# Big cat id



## kire1984 (Oct 18, 2012)

got this pic off of my trail cam on the property looks like a bobcat but seems to big, any help would be apreciated


[ame="http://s844.photobucket.com/albums/ab5/kire1984/?action=view&current=cat.jpg"]cat.jpg picture by kire1984 - Photobucket[/ame]


----------



## Wall I Chasr (Feb 15, 2012)

Dog

Outdoor Hub mobile, the outdoor information engine


----------



## kire1984 (Oct 18, 2012)

yeah thanks the mi cat dog


----------



## Frazier50 (Nov 9, 2011)

Looks like a bobcat to me.
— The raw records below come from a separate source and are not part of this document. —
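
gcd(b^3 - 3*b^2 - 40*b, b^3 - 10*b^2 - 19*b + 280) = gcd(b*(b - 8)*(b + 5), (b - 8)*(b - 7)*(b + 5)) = b^2 - 3*b - 40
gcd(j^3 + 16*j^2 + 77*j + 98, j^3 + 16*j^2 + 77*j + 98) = j^3 + 16*j^2 + 77*j + 98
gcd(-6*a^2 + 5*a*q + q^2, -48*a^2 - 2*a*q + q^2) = 6*a + q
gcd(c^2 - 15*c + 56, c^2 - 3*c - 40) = c - 8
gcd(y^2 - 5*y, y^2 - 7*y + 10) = y - 5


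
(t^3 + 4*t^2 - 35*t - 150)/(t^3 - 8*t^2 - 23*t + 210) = (t + 5)/(t - 7)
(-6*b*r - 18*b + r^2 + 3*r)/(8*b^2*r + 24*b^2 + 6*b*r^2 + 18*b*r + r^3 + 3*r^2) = (-6*b + r)/(8*b^2 + 6*b*r + r^2)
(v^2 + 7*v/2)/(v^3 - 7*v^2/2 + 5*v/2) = (2*v + 7)/(2*v^2 - 7*v + 5)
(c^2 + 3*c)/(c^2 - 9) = c/(c - 3)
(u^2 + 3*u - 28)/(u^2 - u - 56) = (u - 4)/(u - 8)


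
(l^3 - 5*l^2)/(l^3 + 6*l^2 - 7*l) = l*(l - 5)/(l^2 + 6*l - 7)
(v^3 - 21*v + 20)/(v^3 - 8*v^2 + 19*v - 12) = (v + 5)/(v - 3)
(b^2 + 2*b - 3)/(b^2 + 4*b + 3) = (b - 1)/(b + 1)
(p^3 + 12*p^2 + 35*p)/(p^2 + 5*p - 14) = p*(p + 5)/(p - 2)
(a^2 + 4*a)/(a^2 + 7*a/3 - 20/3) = 3*a/(3*a - 5)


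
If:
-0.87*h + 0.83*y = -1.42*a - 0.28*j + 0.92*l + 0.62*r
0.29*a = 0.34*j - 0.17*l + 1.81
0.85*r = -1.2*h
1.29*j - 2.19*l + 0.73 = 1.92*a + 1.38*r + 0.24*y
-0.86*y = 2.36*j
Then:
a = 3.26151458232575 - 0.4677760225151*y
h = 8.55365473561607 - 0.0187814710311623*y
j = -0.364406779661017*y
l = 0.0691573026154891*y + 5.0832986536796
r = 0.0265150179263467*y - 12.0757478620462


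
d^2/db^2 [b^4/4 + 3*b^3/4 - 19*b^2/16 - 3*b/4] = 3*b^2 + 9*b/2 - 19/8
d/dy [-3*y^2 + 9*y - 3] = 9 - 6*y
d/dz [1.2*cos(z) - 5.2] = -1.2*sin(z)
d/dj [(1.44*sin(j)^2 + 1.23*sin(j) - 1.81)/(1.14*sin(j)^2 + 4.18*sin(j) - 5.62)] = (4.617*sin(j)^2 - 12.0588*sin(j) + 0.653199999999999)*cos(j)/(1.2996*sin(j)^4 + 9.5304*sin(j)^3 + 4.6588*sin(j)^2 - 46.9832*sin(j) + 31.5844)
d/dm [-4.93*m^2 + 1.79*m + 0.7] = 1.79 - 9.86*m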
Look at the short stubby tail.


----------



## kire1984 (Oct 18, 2012)

yeah thats what i thought but the lynx also has a stubby tail i just thought it was wierd theres no spots on the side and also it looks to be about 50 pounds or so..


----------



## JackieTreeHorn (Sep 15, 2008)

Bobcat. Looks like the spots may be blurred a bit due to forward motion. Cool pic!


----------



## William H Bonney (Jan 14, 2003)

Wall I Chasr said:


> Dog
> 
> Outdoor Hub mobile, the outdoor information engine


Dogs eat cat poop.


----------



## srconnell22 (Aug 27, 2007)

18-20 lb bobcat

Lynx are grey, bobbers are brown.


----------



## MEL (Jul 17, 2005)

My expert opinion.....cougar!!!


----------



## Stick Slingur (Oct 17, 2011)

looks like just a touch of white on the tip of the tail. Bobcat!


----------



## Wendy (Oct 6, 2008)

lynx also have tufted ears.


----------



## Craig M (May 17, 2000)

Wendy is a cougar so I trust her analysis on this feline ID.


----------



## CMR (Jul 25, 2003)

True dat!

Sent from my LG-P925


----------



## fishdip (Dec 29, 2010)

Bobcat


----------